When we identified the risk factors for delirium in the two subgroups, there were some differences. While the risk factors in the medical subgroup were lower plasma sodium level and hypertension, the risk factors in the surgical subgroup were lower plasma albumin level, past history of stroke, ICU care, hypertension, number of medications, and the use of antipsychotic drugs, anticholinergic drugs, and opioids. The fact that the two subgroups showed different results suggests that different risk factors should be considered in each clinical situation. For nonsurgical patients, it might be important to control electrolyte imbalance. For surgical patients, surgery is a known risk factor for delirium, and delirium is believed to be associated with preoperative and postoperative stroke in patients with risk factors for cardiovascular diseases.39–42 Furthermore, postoperative surgical patients are often treated in the ICU, which itself is a risk factor for delirium.

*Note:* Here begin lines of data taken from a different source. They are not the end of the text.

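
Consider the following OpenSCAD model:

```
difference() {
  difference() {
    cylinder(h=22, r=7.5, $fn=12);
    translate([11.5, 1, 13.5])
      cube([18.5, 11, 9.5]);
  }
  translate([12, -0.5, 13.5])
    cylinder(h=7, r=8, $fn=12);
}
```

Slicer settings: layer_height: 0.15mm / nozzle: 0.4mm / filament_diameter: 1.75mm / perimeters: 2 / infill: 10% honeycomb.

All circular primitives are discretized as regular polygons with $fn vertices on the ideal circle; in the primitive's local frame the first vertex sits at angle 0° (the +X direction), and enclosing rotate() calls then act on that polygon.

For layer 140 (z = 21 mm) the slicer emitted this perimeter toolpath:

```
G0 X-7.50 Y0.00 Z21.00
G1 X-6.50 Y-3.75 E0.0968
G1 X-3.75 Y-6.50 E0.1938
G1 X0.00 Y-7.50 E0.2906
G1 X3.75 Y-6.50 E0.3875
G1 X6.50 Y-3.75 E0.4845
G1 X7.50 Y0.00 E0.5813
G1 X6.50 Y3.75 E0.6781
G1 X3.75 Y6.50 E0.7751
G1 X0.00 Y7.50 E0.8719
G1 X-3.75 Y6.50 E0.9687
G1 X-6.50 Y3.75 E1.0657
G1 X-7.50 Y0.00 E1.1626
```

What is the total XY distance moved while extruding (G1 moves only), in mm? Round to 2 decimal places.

Sum the Euclidean lengths of each G1 segment: total = 46.60 mm.

46.60 mm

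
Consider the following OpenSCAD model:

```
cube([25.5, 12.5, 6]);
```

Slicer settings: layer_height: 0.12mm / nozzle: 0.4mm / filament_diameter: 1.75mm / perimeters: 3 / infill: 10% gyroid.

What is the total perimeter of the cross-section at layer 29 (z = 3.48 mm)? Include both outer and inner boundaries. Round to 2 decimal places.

At z = 3.48 mm: the 25.5×12.5 cube contributes its full rectangle (perimeter 76.00 mm). Overall, the cross-section is a single solid region. Total boundary length (outer) = 76.00 mm.

76.00 mm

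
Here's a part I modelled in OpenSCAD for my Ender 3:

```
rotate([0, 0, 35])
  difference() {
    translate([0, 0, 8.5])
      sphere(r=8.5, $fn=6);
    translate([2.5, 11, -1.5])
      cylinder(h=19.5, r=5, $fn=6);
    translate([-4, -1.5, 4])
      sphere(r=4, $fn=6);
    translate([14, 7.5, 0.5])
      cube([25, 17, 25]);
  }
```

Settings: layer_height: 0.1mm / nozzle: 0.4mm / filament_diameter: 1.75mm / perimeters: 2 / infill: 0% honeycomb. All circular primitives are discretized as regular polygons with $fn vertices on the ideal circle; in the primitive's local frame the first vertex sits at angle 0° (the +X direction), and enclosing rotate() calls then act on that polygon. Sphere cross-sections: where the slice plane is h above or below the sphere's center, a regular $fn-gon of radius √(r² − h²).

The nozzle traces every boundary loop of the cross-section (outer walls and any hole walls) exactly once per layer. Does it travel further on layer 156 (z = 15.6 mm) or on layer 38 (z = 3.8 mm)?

layer 38 (z = 3.8 mm)

Layer 156 (z = 15.6): the r=8.5 sphere contributes a regular 6-gon of circumradius √(8.5²−7.1²) = 4.673 (perimeter = 2·6·4.673·sin(180°/6) = 28.04 mm); the cylinder at (2.5, 11): section is a regular 6-gon, circumradius r=5 (perimeter = 2·6·5.000·sin(180°/6) = 30.00 mm); the sphere at (-4, -1.5) is not intersected at this z (|z−center|=11.600 > r=4); the cube at (14, 7.5) is present — its section is the full 25×17 rectangle (perimeter 84.00 mm); Subtracting the remaining from the first: starting from the r=8.5 sphere, the r=5 cylinder at (2.5, 11) misses the remaining region (no effect); the 25×17 cube at (14, 7.5) misses the remaining region (no effect) — boundary = 28.04 mm; (rotated 35° about Z; rotation is an isometry so areas/perimeters/island counts are preserved). So its perimeter = 28.04 mm. Layer 38 (z = 3.8): the r=8.5 sphere slices to a regular 6-gon of circumradius 7.082 (√(r²−h²) with h=4.7 from center) (perimeter = 2·6·7.082·sin(180°/6) = 42.49 mm); the r=5 cylinder at (2.5, 11) contributes a regular 6-gon of circumradius 5 (perimeter = 2·6·5.000·sin(180°/6) = 30.00 mm); the r=4 sphere at (-4, -1.5) contributes a regular 6-gon of circumradius √(4²−0.2²) = 3.995 (perimeter = 2·6·3.995·sin(180°/6) = 23.97 mm); the cube at (14, 7.5) is present — its section is the full 25×17 rectangle (perimeter 84.00 mm); Subtracting the remaining from the first: starting from the r=8.5 sphere, the r=5 cylinder at (2.5, 11) misses the remaining region (no effect); the r=4 sphere at (-4, -1.5) partially overlaps it — only the 33.85 mm² overlap (of its 41.47 mm²) is removed, clipping the outline; the 25×17 cube at (14, 7.5) misses the remaining region (no effect) — boundary = 48.66 mm; (whole slice rotated 35° about Z — lengths, areas and connectivity unchanged). So its perimeter = 48.66 mm. Layer 38 is larger (48.66 vs 28.04 mm).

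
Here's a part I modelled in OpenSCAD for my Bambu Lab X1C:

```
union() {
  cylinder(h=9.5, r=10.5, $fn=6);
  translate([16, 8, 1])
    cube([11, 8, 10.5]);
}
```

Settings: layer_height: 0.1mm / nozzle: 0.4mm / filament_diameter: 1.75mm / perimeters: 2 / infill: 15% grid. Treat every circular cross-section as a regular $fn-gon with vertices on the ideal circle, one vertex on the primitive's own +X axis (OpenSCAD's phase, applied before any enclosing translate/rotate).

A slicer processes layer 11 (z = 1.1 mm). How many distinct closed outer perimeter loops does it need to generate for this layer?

At z = 1.1 mm: the r=10.5 cylinder gives a regular 6-gon of circumradius 10.5 (constant along its height); the 11×8 cube at (16, 8) contributes its full rectangle; Combining (union): the 2 present regions are separate (no shared area or edge), so areas and boundary lengths simply add and each stays a separate island — 2 connected regions. The result has 2 disconnected regions.

2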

Thus, stroke prevention should be a priority in surgical management.
This study had several limitations of note. First, we could not clarify the temporal relation between risk factors and the occurrence of delirium because of the cross-sectional study design. However, this limitation was minimized by the fact that we collected the risk factor information prior to the onset of delirium. Second, the etiology of delirium is multifactorial and has not been completely clarified. In addition to the risk factors included in this study, there might be unidentified or inconsistently reported risk factors that were not included. Because we could not process the information about medication use appropriately, the effect of medication history on the development of delirium might have been underestimated. Third, the control group and the delirium group were not precisely matched. There were differences in physical illness and major procedures such as surgery under anesthesia. It was difficult to enroll matched controls who had no psychiatric problems and, accordingly, to obtain information from psychiatric assessments for them. To reduce the effect of the control group differences, however, we excluded certain risk factors. For example, we excluded the use of benzodiazepines in the analysis as we were certain that the control group had a higher rate of use. Nevertheless, the results should be cautiously interpreted. Fourth, because the number of patients involved in our study is limited, it is difficult to extrapolate the results to the general population. Moreover, some risk factors (mechanical ventilation and past history of stroke) showed wide CI of the ORs. It may be due to the small number of patients who had risk factors. The results with wide CI should be cautiously interpreted because these results may lose their statistical significance in other studies.
We attempted to overcome the limitations of previous studies by including various risk factors of delirium. We were able to identify significant risk factors under general clinical situations, ie, the study was not limited to one specific clinical setting. Furthermore, we investigated both the delirium group and the control group for the same risk factors. The use of the control group for the analysis is one strength of our study.
The authors report no conflicts of interest in this work.